Abrarullah Murad, a legislator from the province, told The Associated Press that the group seized Jalalabad after elders negotiated the fall of the government there.
Another Jalalabad-based Afghan official told Reuters there were no clashes in the city “because the governor has surrendered to the Taliban”.
“Allowing passage to the Taliban was the only way to save civilian lives,” the official added.
A Western security official also confirmed the fall of the city and said it put the Taliban in control of the roads connecting Afghanistan to Pakistan.
Panic in Kabul
The Taliban has swept through the country in recent weeks as US-led forces withdrew. Its campaign accelerated to lightning speed in the last week, capturing Kandahar and Herat, the country’s second- and third-largest cities, and shocking Western countries as the Afghan military’s defences appeared to collapse.
On Saturday, Taliban fighters entered Mazar-i-Sharif virtually unopposed as security forces escaped up the highway to neighbouring Uzbekistan, about 80km (50 miles) to the north, provincial officials said. Unverified video on social media showed Afghan army vehicles and men in uniforms crowding the iron bridge between the Afghan town of Hairatan and Uzbekistan.
Two influential militia leaders supporting the government – Atta Mohammad Noor and Abdul Rashid Dostum – also fled. Noor said on social media that a “conspiracy” had given the Taliban control of Balkh province, where Mazar-i-Sharif is located.
As Kabul looked increasingly isolated as a government stronghold, Afghans streamed into the city, fleeing the provinces and fearing a return to the Taliban’s oppressive rule.
Al Jazeera’s Charlotte Bellis, reporting from the Afghan capital, said there was an increasing sense of panic in the city.
“As of now, Kabul is the last big city the government still holds. It is unbelievable to think that nine days ago, the Taliban did not hold a single provincial capital and had not done so in the past five years,” she said.
“There is a lot of panic in Kabul. The city has swelled with tens of thousands of people from the provinces fleeing here. There’s also been a run on the banks. Prices have gone up, including of fuel and food.”

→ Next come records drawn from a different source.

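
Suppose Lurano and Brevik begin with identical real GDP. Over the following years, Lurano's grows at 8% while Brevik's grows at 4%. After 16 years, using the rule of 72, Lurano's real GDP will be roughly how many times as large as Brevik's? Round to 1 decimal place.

Rate gap = 8% − 4% = 4 points.
The ratio doubles every 72/4 ≈ 18.00 years.
16/18.00 ≈ 0.89 doublings → ratio ≈ 2^0.89 ≈ 1.9.

around 1.9 times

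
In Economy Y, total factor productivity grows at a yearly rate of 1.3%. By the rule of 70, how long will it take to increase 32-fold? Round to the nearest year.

One doubling takes 70/1.3 = 53.85 years.
32 = 2^5, so 5 doublings → 269 years.

≈ 269 years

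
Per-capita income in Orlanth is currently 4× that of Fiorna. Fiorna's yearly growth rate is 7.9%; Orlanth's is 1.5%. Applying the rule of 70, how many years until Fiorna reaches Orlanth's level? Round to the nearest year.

22 years

The growth-rate gap is 7.9% − 1.5% = 6.4 percentage points.
So the ratio between them halves every 70/6.4 ≈ 10.94 years.
A 4× gap closes after 2 halvings: 2 × 10.94 ≈ 22 years.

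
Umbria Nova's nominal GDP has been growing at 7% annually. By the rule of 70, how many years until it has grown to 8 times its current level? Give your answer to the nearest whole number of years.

At 7% it doubles every 70/7 ≈ 10.00 years.
Getting to 8× needs 3 doublings: 3 × 10.00 ≈ 30 years.

about 30 years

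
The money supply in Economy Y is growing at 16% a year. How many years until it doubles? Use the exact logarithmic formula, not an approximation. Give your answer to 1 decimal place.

t = ln(2) / ln(1 + 0.16) = 0.6931 / 0.148420 ≈ 4.67.

4.7 years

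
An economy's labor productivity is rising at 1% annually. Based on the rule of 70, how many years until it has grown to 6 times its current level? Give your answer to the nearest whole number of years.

about 181 years

Doubling time ≈ 70/1 = 70.00 years.
Reaching 6× takes log₂(6) ≈ 2.58 doublings.
2.58 × 70.00 ≈ 181 years.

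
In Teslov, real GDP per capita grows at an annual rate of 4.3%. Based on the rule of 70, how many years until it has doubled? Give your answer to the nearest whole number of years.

At 4.3%, doubling takes about 70/4.3 = 16.28 years.

roughly 16 years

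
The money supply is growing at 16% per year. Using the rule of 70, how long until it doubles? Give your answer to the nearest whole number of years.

approximately 4 years

At 16%, doubling takes about 70/16 = 4.38 years.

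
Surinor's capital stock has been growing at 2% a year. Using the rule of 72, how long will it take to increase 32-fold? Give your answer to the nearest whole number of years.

Doubling time ≈ 72/2 = 36.00 years.
Getting to 32× needs 5 doublings: 5 × 36.00 ≈ 180 years.

180 years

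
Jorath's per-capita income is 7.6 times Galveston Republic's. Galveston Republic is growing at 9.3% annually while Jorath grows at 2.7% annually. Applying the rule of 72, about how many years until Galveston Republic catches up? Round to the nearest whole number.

What matters is the difference: 6.6 pp.
Rule of 72 on the gap: the ratio halves every 72/6.6 ≈ 10.91 years.
A 7.6 times gap takes log₂(7.6) ≈ 2.93 halvings to close: 2.93 × 10.91 ≈ 32 years.

about 32 years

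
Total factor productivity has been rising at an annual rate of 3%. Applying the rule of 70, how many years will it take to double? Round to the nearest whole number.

23 years

Doubling time ≈ 70 / 3 = 23.33 years.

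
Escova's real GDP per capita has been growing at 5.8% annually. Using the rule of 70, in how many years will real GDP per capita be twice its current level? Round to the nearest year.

approximately 12 years

At 5.8%, doubling takes about 70/5.8 = 12.07 years.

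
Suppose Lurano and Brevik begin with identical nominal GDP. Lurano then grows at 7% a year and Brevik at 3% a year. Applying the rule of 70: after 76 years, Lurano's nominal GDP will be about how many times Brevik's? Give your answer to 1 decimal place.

approximately 20.3 times

Only the 4-point difference matters.
70/4 ≈ 17.50 years per doubling of the ratio; 76 years gives 4.34 doublings, so ≈ 20.3×.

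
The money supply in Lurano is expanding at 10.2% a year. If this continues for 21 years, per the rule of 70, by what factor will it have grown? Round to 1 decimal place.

≈ 8.3 times

Doubling time ≈ 70/10.2 = 6.86 years.
21 years / 6.86 ≈ 3.06 doublings → factor 2^3.06 ≈ 8.3.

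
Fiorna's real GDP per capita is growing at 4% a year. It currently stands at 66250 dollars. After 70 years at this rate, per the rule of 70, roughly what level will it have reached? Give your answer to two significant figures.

Doubling time ≈ 70/4 = 17.50 years.
70 years is 70/17.50 ≈ 4.00 doublings, a factor of 2^4.00 ≈ 16.00.
66250 × 16.00 ≈ 1100000 dollars.

approximately 1100000 dollars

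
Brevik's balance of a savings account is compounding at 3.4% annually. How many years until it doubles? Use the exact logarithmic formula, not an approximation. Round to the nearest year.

t = ln(2) / ln(1 + 0.034) = 0.6931 / 0.033435 ≈ 20.73.
≈ 21 years.

21 years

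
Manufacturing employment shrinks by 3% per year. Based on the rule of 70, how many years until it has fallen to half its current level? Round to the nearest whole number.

Halving time ≈ 70 / 3 = 23.33 → 23 years.

23 years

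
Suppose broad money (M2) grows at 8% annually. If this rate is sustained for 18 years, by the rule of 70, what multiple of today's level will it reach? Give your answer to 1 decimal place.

Doubles every ≈ 8.75 years (70/8).
18 years is 2.06 doublings; 2^2.06 ≈ 4.2×.

about 4.2 times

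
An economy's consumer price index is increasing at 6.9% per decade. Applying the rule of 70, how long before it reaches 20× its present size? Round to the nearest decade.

One doubling takes 70/6.9 = 10.14 decades.
Reaching 20× takes log₂(20) ≈ 4.32 doublings.
4.32 × 10.14 ≈ 44 decades.

about 44 decades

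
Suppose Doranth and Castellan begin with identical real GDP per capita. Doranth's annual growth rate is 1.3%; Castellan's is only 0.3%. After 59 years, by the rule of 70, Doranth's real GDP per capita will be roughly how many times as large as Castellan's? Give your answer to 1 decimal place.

Rate gap = 1.3% − 0.3% = 1 point.
The ratio doubles every 70/1 ≈ 70.00 years.
59/70.00 ≈ 0.84 doublings → ratio ≈ 2^0.84 ≈ 1.8.

≈ 1.8 times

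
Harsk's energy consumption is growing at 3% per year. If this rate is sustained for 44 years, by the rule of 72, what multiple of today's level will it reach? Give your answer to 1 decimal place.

Doubles every ≈ 24.00 years (72/3).
44 years is 1.83 doublings; 2^1.83 ≈ 3.6×.

3.6 times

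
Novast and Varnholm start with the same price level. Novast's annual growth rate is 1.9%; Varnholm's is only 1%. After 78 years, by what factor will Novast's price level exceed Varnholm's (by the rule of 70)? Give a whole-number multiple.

Rate gap = 1.9% − 1% = 0.9 points.
The ratio doubles every 70/0.9 ≈ 77.78 years.
78/77.78 ≈ 1.00 doublings → ratio ≈ 2^1.00 ≈ 2.

around 2 times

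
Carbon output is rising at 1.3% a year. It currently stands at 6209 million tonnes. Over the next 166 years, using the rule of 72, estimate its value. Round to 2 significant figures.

roughly 50000 million tonnes

It doubles every 72/1.3 ≈ 55.38 years, so 166 years is 3.00 doublings.
2^3.00 ≈ 8.00; 6209 × 8.00 ≈ 50000 million tonnes.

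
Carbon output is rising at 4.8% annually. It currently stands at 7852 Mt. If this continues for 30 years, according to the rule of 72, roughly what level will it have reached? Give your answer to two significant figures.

Doubling time ≈ 72/4.8 = 15.00 years.
30 years is 30/15.00 ≈ 2.00 doublings, a factor of 2^2.00 ≈ 4.00.
7852 × 4.00 ≈ 31000 Mt.

about 31000 Mt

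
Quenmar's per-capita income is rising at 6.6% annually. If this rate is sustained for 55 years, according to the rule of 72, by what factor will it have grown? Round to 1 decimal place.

approximately 32.9 times

Doubling time ≈ 72/6.6 = 10.91 years.
55 years / 10.91 ≈ 5.04 doublings → factor 2^5.04 ≈ 32.9.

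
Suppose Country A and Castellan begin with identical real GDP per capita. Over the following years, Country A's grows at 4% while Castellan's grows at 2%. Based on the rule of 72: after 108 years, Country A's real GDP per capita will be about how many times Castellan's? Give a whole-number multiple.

Only the 2-point difference matters.
72/2 ≈ 36.00 years per doubling of the ratio; 108 years gives 3.00 doublings, so ≈ 8×.

about 8 times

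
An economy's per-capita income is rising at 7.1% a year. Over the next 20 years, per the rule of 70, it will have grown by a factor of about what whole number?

around 4 times

70/7.1 ≈ 9.86 years per doubling.
20 years fits 2 doublings: 2^2 = 4.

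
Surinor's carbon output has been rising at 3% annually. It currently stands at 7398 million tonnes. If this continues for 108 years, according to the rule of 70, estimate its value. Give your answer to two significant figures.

It doubles every 70/3 ≈ 23.33 years, so 108 years is 4.63 doublings.
2^4.63 ≈ 24.76; 7398 × 24.76 ≈ 180000 million tonnes.

around 180000 million tonnes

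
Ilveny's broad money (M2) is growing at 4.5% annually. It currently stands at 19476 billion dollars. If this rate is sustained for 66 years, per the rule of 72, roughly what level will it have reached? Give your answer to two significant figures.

It doubles every 72/4.5 ≈ 16.00 years, so 66 years is 4.13 doublings.
2^4.13 ≈ 17.51; 19476 × 17.51 ≈ 340000 billion dollars.

approximately 340000 billion dollars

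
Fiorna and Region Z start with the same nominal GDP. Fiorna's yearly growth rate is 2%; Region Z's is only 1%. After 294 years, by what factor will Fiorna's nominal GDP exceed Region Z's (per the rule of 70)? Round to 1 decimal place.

Fiorna pulls ahead at 1 pp per year, so the ratio doubles every 70/1 ≈ 70.00 years.
In 294 years that's 4.20 doublings: 2^4.20 ≈ 18.4.

roughly 18.4 times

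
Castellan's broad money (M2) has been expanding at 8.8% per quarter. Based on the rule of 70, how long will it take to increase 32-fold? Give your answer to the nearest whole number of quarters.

One doubling takes 70/8.8 = 7.95 quarters.
32 = 2^5, so 5 doublings → 40 quarters.

approximately 40 quarters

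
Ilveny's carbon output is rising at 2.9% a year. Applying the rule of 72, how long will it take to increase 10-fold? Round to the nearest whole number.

roughly 82 years

Doubling time ≈ 72/2.9 = 24.83 years.
Reaching 10× takes log₂(10) ≈ 3.32 doublings.
3.32 × 24.83 ≈ 82 years.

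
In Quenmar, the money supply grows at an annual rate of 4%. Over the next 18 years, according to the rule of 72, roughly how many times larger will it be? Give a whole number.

≈ 2 times

At 4% one doubling takes ≈ 18.00 years; 18 years is 1 of them, so ×2.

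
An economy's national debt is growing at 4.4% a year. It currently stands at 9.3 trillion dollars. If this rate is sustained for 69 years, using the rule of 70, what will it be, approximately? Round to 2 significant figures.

190 trillion dollars

Doubling time ≈ 70/4.4 = 15.91 years.
69 years is 69/15.91 ≈ 4.34 doublings, a factor of 2^4.34 ≈ 20.25.
9.3 × 20.25 ≈ 190 trillion dollars.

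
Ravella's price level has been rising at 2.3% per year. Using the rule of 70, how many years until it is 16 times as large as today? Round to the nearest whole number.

≈ 122 years

Doubling time ≈ 70/2.3 = 30.43 years.
16× is 4 doublings, so 4 × 30.43 ≈ 122 years.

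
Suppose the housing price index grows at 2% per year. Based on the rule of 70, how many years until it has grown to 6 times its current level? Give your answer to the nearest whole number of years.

At 2% it doubles every 70/2 ≈ 35.00 years.
6× is log₂ 6 ≈ 2.58 doublings, so ≈ 2.58 × 35.00 = 90 years.

90 years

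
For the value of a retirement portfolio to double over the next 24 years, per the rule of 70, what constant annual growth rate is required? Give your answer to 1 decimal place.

70 / 24 ≈ 2.92, so about 2.9% annually.

approximately 2.9%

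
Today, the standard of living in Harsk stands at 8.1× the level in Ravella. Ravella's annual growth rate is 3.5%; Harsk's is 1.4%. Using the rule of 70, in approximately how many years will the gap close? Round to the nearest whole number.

around 101 years

Ravella gains on Harsk at 3.5% − 1.4% = 2.1 points a year.
At that relative rate the gap halves every 70/2.1 ≈ 33.33 years.
An 8.1× gap takes log₂(8.1) ≈ 3.02 halvings to close: 3.02 × 33.33 ≈ 101 years.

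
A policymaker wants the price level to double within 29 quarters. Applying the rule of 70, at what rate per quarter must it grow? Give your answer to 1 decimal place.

about 2.4%

70 / 29 ≈ 2.41, so about 2.4% per quarter.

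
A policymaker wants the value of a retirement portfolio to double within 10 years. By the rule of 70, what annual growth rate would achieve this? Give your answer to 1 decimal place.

70 / 10 ≈ 7.00, so about 7.0% a year.

approximately 7.0%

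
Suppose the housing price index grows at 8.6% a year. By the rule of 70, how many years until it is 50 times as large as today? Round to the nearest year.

about 46 years

At 8.6% it doubles every 70/8.6 ≈ 8.14 years.
Reaching 50× takes log₂(50) ≈ 5.64 doublings.
5.64 × 8.14 ≈ 46 years.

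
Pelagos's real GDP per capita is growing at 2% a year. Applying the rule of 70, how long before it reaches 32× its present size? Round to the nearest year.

≈ 175 years

Doubling time ≈ 70/2 = 35.00 years.
32× is 5 doublings, so 5 × 35.00 ≈ 175 years.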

In a statement late on Saturday, the Taliban said its rapid gains showed it was popularly accepted by the Afghan people and reassured both Afghans and foreigners that they would be safe.
It said it “will, as always, protect their life, property and honour and create a peaceful and secure environment for its beloved nation,” it said, adding that diplomats and aid workers would also face no problems.
Despite the Taliban’s assurances, Western governments are accelerating plans to evacuate embassy staff and citizens, as well as Afghans who had worked for them.
US President Joe Biden on Saturday authorised the deployment of 5,000 troops to help evacuate citizens and ensure an “orderly and safe” drawdown of US military personnel.
Biden said his administration had told Taliban officials in Qatar that any action that put US personnel at risk “will be met with a swift and strong US military response”.
The US has continued holding peace talks between the government and the Taliban in Qatar this week, and the international community has warned that a Taliban government brought about by force would be shunned. But the armed group appears to have little interest in making concessions as it racks up victories on the battlefield.
Afghan President Ashraf Ghani, meanwhile, delivered a televised speech on Saturday, his first public appearance since the recent Taliban gains. He pledged not to give up the “achievements” of the 20 years since the US-led invasion toppled the Taliban in 2001.
“We have started consultations, inside the government with elders and political leaders, representatives of different levels of the community as well as our international allies,” Ghani said.
“Soon the results will be shared with you,” he added, without elaborating further.